“This post is so gross. Non-violent drug offenses drain tax payer money. These people need treatment not prison,” an English teacher responding to the post said. The Gratis Police Department replied, “Who said anything about prison?”
When I screen-grabbed the Gratis Police Department’s Facebook post, it had been shared about 7,500 times, earning it the designation of ‘viral’ by a Dayton, Ohio TV station. When I noticed it, I saw it as yet another reminder of the classism that exists inside my county.
We have a hierarchy when it comes to which drugs are offensive.
Initially, in the county’s history, alcohol was our preferred drug, and it’s still the one most tolerated. In Spine Intact, Some Creases, Eaton High School graduate, and prolific author, Victor J. Banis, touches on Preble County’s mores on alcohol when he says,
“There is a general attitude that a boy by then (14) ought to be able to look after himself. This is reflected in the attitude toward drinking as well. Most small town families feel that when a boy is old enough to walk over to where the men are congregated and pick himself up a beer, he is old enough to drink it. It is not unusual, then, to see a teenage boy drinking in the local taverns, at any rate it wasn’t then (1940s). Everyone knows everyone in these towns so it is rarely a mystery to a bar owner how old his customer might be.”
Although, locally, the drinking has moved from the bar to the home, there still is no shortage of adult complicity as parents and/or adults willingly supply alcohol to underage consumers. And, presently, just like Hollowing Out The Middle points out there is a hierarchy to who is arrested in these high school ‘drinking parties’ — with the Stayers always be selected over the Achievers.
Who Gets Arrested?
Marijuana is so widely accepted in Preble County that in the last five or six indictments for cultivating marijuana, the defendants served no time for the offense — receiving treatment in lieu of conviction.
Another example of who is — or is not — arrested is the alleged statement by a Preble County business owners. Upon learning about the fentanyl problem a few years ago (that left 60 dead in one weekend in nearby Cincinnati), this individual’s concern was not so much for the dead, but rather a fear that a personal supply of marijuana would become tainted with the deadly additive. One would be hard-pressed to find an arrest record on the individual, however, if one looked close enough, they may find a relative employed in the county’s courthouse.
Meth, though, a drug that became entrenched here in the mid-to-late 90s, is considered the drug of ‘low-class’ people. We aggressively pursue these cases (and heroin), by and large, because those chemically addicted to meth, are poor.
The poor are the easiest to prosecute.
How they ended up on meth, though, has a common thread. Many began by experimenting with marijuana and/or alcohol.
Addressing The Problem, Not The Symptoms
Last year, about 10-12 percent of the children removed from Preble County homes were taken due to the presence of drugs. Some of our chemically-addicted neighbors faced severe trauma, often at a very young age, leading to their addiction. Others were mistreated in our foster homes and/or children’s home. One of my former co-workers, who I choose to remember as the 20-something full of life, now, 20 years later, struggles with addiction and is in-and-out of prison.
Another woman I met decades ago recently died of a heroin overdose. She left behind a family and children. In her death, I find the essence of her life because she was an organ donor — and in her death has given life to others. Many of our chemically addicted have been beaten down by us. They are the subject of poorly-crafted jokes, treated as less than human all the while as we, in Preble County still, in the 21st century, debate whether addiction is a disease or a choice (as if it matters). But some of the chemically-addicted, that I have personally met, made the ‘choice’ as young teenagers or preteens, forever altering the chemistry of their brain.

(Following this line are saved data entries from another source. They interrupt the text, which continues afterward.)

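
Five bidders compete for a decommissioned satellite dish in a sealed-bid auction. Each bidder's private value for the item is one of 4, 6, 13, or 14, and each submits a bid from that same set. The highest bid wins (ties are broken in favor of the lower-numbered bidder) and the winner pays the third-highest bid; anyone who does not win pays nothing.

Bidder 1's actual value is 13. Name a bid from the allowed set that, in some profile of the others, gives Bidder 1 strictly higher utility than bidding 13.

14

Suppose Bidder 2 bids 4, Bidder 3 bids 4, Bidder 4 bids 4 and Bidder 5 bids 14.
Bid 13: loses, pays 0, utility 0.
Bid 14: wins, pays 4, utility 13 - 4 = 9.
So bidding 14 beats truth here (9 > 0).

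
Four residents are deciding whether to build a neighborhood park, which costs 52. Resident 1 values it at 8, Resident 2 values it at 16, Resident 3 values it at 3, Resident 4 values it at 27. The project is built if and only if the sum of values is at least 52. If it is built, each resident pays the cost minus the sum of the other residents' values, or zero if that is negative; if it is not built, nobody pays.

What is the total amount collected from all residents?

Total value 54 ≥ cost 52, so it is built.
Resident 1: others sum to 46; max(0, 52 - 46) = 6.
Resident 2: others sum to 38; max(0, 52 - 38) = 14.
Resident 3: others sum to 51; max(0, 52 - 51) = 1.
Resident 4: others sum to 27; max(0, 52 - 27) = 25.
Total collected = 6 + 14 + 1 + 25 = 46.

46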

One individual, who spent time in my home last year, began experimenting with drugs as hard as Xanax in sixth or seventh grade. I’ve yet to meet a 12- or 13-year-old who understood the long term implications of consuming alcohol, marijuana, Xanax or any other chemical. And, I have yet to meet a 12- or 13-year-old who automatically knew where to purchase the contraband.
Since the 1970s, Preble County has been policing and prosecuting drug use from the angle of ‘how do we crush this out.’ It has not worked.
It’s time to ask a new question, try a new approach, and leave the joke-writing to professionals.

Gratis Ohio Police Department.
Afterthought
I also find it interesting that the officers had the time to edit the post multiple times — once to include the legal disclaimer. There seems to be more pressing issues than trying to trick a chemically-addicted person into turning themselves in.
For example, according to data from the Dayton Crime Lab and Ohio Attorney Office — 124 rape kits were submitted for evidence from Preble County over the past two decades. Between 1999-2017, of the 27 rape indictments processed through the Preble County Common Pleas Court — 17 returned a guilty conviction while four were dismissed, five were acquitted and one defendant plead to a lesser charge. These numbers suggest either a weakness in investigation or a weakness in prosecution.
National data demonstrates that in 92-98 percent of the reports — a rape, in fact, did occur. In solving these crimes, it may have the desired affect of reducing our illicit drug use.